Parker -- famous for playing Carrie Bradshaw in "Sex and the City" -- will receive a payout of more than $3 million in exchange for her ownership stake in the flailing fashion label, as well as an exit from the remainder of her contract as a Halston designer.
Weinstein is also opting out, selling his stake in Halston, which had approached 10 percent, for between $1 million and $1.5 million, as the company finalizes a restructuring of its mounting debt load that could be announced as soon as Friday, sources said.
Those sums, while tidy by the standards of a struggling fashion brand, are paltry compared with what Parker and Weinstein had hoped to reap by returning Halston to the prominence it enjoyed in the 70s and 80s.
"I was very interested in pursuing a diversified business model that went beyond entertainment and my involvement in Halston reflected that," Weinstein said. "But over the past year or so, I realized that I wanted to concentrate my energies on entertainment."

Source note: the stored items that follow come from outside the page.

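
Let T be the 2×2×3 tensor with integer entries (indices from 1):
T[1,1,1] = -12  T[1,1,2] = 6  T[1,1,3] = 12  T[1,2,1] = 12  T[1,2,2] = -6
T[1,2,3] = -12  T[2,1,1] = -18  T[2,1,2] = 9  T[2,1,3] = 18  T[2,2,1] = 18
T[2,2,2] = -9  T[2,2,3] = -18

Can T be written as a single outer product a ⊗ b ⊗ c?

Yes

If T = a ⊗ b ⊗ c then every fibre of T is a multiple of the corresponding factor, so read the factors off the fibres through the nonzero entry T[1,1,1] = -12.
The mode-1 fibre T[:,1,1] = [-12, -18] gives a = (2, 3) (primitive direction); the mode-2 fibre T[1,:,1] = [-12, 12] gives b = (1, -1); then c[k] = T[1,1,k] / (a[1]·b[1]) = [-12, 6, 12] / 2 = (-6, 3, 6).
Expanding (2, 3) ⊗ (1, -1) ⊗ (-6, 3, 6) reproduces all 12 entries of T, so T = (2, 3) ⊗ (1, -1) ⊗ (-6, 3, 6) and rank(T) ≤ 1.
Equivalently every frontal slice T[:,:,k] is c[k] times the rank-1 matrix (2, 3) ⊗ (1, -1). So T has rank 1 (it is nonzero).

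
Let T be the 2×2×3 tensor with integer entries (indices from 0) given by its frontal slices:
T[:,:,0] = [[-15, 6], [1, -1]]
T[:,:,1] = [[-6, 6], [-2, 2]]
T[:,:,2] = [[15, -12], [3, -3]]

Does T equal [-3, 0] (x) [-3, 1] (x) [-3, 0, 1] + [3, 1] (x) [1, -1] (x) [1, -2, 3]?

Reconstruct entry (0,0,0) from the claimed factors: Σₗ aₗ[0]bₗ[0]cₗ[0] = (-3)·(-3)·(-3) + (3)·(1)·(1) = -24, but T[0,0,0] = -15. The claim is false.

No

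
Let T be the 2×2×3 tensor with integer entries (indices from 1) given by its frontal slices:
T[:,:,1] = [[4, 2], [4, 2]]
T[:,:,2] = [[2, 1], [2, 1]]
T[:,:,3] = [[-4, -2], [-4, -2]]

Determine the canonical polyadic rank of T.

1

Lower bound: T ≠ 0 (e.g. T[1,1,1] = 4), so rank(T) ≥ 1.
Upper bound: if T = a ⊗ b ⊗ c then every fibre of T is a multiple of the corresponding factor, so read the factors off the fibres through the nonzero entry T[1,1,1] = 4.
The mode-1 fibre T[:,1,1] = [4, 4] gives a = (1, 1) (primitive direction); the mode-2 fibre T[1,:,1] = [4, 2] gives b = (2, 1); then c[k] = T[1,1,k] / (a[1]·b[1]) = [4, 2, -4] / 2 = (2, 1, -2).
Expanding (1, 1) ⊗ (2, 1) ⊗ (2, 1, -2) reproduces all 12 entries of T, so T = (1, 1) ⊗ (2, 1) ⊗ (2, 1, -2) and rank(T) ≤ 1.
These bounds meet, so rank(T) = 1.
Check entry T[2,1,3] = -4: (1)·(2)·(-2) = -4.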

Parker, who had been designing a lower-price line called Halston Heritage, is ditching a contract that had entitled her to almost $10 million over the next three and a half years, according to one source close to the actress.
"Sarah felt that she has the opportunity to do a lot more with herself, and make a lot more money in the process if she goes elsewhere," according to the source, who added, "She was tired of all the conflict."
Fashion sources said Halston has been rocked this year by arguments between Weinstein and executives at Hilco, a Chicago-based liquidation firm that took control of Halston in 2007 in a $25 million buyout.
"There have been a lot of screaming matches," a Halston insider said. "They really couldn't agree on too much -- the management team, expenses, the company's structure."
Reached by phone Thursday, chief financial officer Jeff Green declined to comment, and Hilco officials did not respond to requests for comment.